Division of Cellular Therapy, The Institute of Medical Science, The University of Tokyo, Tokyo, Japan
J Exp Med. 2018 Jun 4;215(6):1729-1747. doi: 10.1084/jem.20171151. Epub 2018 Apr 11.
() is frequently mutated in myeloid malignancies and clonal hematopoiesis of indeterminate potential (CHIP). Although loss of ASXL1 promotes hematopoietic transformation, there is growing evidence that mutations might confer an alteration of function. In this study, we identify that physiological expression of a C-terminal truncated Asxl1 mutant in vivo using conditional knock-in (KI) results in myeloid skewing, age-dependent anemia, thrombocytosis, and morphological dysplasia. Although expression of mutant Asxl1 altered the functions of hematopoietic stem cells (HSCs), it maintained their survival in competitive transplantation assays and increased susceptibility to leukemic transformation by co-occurring mutation or viral insertional mutagenesis. KI mice displayed substantial reductions in H3K4me3 and H2AK119Ub without significant reductions in H3K27me3, distinct from the effects of Asxl1 loss. Chromatin immunoprecipitation followed by next-generation sequencing analysis demonstrated opposing effects of wild-type and mutant Asxl1 on H3K4me3. These findings reveal that mutations confer HSCs with an altered epigenome and increase susceptibility for leukemic transformation, presenting a novel model for CHIP.
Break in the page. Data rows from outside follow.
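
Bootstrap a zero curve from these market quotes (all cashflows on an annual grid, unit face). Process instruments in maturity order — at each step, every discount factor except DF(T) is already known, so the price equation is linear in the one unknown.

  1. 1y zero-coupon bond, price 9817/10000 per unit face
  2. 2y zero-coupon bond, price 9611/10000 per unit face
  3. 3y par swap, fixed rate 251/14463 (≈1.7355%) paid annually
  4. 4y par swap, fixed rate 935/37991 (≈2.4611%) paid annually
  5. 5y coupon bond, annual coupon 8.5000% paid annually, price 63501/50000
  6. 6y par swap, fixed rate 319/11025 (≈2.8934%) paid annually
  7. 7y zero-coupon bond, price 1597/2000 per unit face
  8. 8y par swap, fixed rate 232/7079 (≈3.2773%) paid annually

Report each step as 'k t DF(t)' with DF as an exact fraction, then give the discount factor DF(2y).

step 1 [1y] zero: DF = P = 9817/10000 ≈ 0.981700
step 2 [2y] zero: DF = P = 9611/10000 ≈ 0.961100
step 3 [3y] swap r/1=251/14463: DF=(1 − 251/14463·(0.981700+0.961100))/(1+251/14463) = 4749/5000 ≈ 0.949800
step 4 [4y] swap r/1=935/37991: DF=(1 − 935/37991·(0.981700+0.961100+0.949800))/(1+935/37991) = 1813/2000 ≈ 0.906500
step 5 [5y] bond c/1=17/200: DF=(63501/50000 − 17/200·(0.981700+0.961100+0.949800+0.906500))/(1+17/200) = 8729/10000 ≈ 0.872900
step 6 [6y] swap r/1=319/11025: DF=(1 − 319/11025·(0.981700+0.961100+0.949800+0.906500+0.872900))/(1+319/11025) = 1681/2000 ≈ 0.840500
step 7 [7y] zero: DF = P = 1597/2000 ≈ 0.798500
step 8 [8y] swap r/1=232/7079: DF=(1 − 232/7079·(0.981700+0.961100+0.949800+0.906500+0.872900+0.840500+0.798500))/(1+232/7079) = 96/125 ≈ 0.768000

1 1 9817/10000
2 2 9611/10000
3 3 4749/5000
4 4 1813/2000
5 5 8729/10000
6 6 1681/2000
7 7 1597/2000
8 8 96/125
DF(2y) = 9611/10000 ≈ 0.961100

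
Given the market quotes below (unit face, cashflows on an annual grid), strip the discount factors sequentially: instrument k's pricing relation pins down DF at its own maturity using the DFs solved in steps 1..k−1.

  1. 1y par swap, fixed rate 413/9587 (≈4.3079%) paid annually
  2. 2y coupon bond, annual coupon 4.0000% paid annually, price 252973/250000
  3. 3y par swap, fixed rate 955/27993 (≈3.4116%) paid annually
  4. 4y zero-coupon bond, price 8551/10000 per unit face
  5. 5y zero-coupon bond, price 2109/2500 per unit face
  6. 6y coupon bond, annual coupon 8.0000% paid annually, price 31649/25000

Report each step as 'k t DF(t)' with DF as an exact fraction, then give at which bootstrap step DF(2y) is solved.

1 1 9587/10000
2 2 9361/10000
3 3 1809/2000
4 4 8551/10000
5 5 2109/2500
6 6 839/1000
DF(2y) is solved at step 2

step 1 [1y] swap r/1=413/9587: DF=(1 − 413/9587·(0))/(1+413/9587) = 9587/10000 ≈ 0.958700
step 2 [2y] bond c/1=1/25: DF=(252973/250000 − 1/25·(0.958700))/(1+1/25) = 9361/10000 ≈ 0.936100
step 3 [3y] swap r/1=955/27993: DF=(1 − 955/27993·(0.958700+0.936100))/(1+955/27993) = 1809/2000 ≈ 0.904500
step 4 [4y] zero: DF = P = 8551/10000 ≈ 0.855100
step 5 [5y] zero: DF = P = 2109/2500 ≈ 0.843600
step 6 [6y] bond c/1=2/25: DF=(31649/25000 − 2/25·(0.958700+0.936100+0.904500+0.855100+0.843600))/(1+2/25) = 839/1000 ≈ 0.839000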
()在髓系恶性肿瘤和不确定潜能的克隆性造血(CHIP)中经常发生突变。尽管 ASXL1 的缺失会促进造血转化,但越来越多的证据表明突变可能会导致功能改变。在这项研究中,我们使用条件敲入(KI)在体内鉴定出一种 C 端截断的 Asxl1 突变体的生理表达导致髓系偏向、年龄相关的贫血、血小板增多和形态发育不良。虽然突变型 Asxl1 表达改变了造血干细胞(HSCs)的功能,但它在竞争性移植实验中维持了它们的存活,并通过共同发生突变或病毒插入诱变增加了白血病转化的易感性。KI 小鼠表现出 H3K4me3 和 H2AK119Ub 的大量减少,而 H3K27me3 没有明显减少,与 Asxl1 缺失的影响不同。染色质免疫沉淀结合下一代测序分析表明野生型和突变型 Asxl1 对 H3K4me3 有相反的影响。这些发现表明突变赋予 HSCs 改变的表观基因组,并增加白血病转化的易感性,为 CHIP 提供了一个新的模型。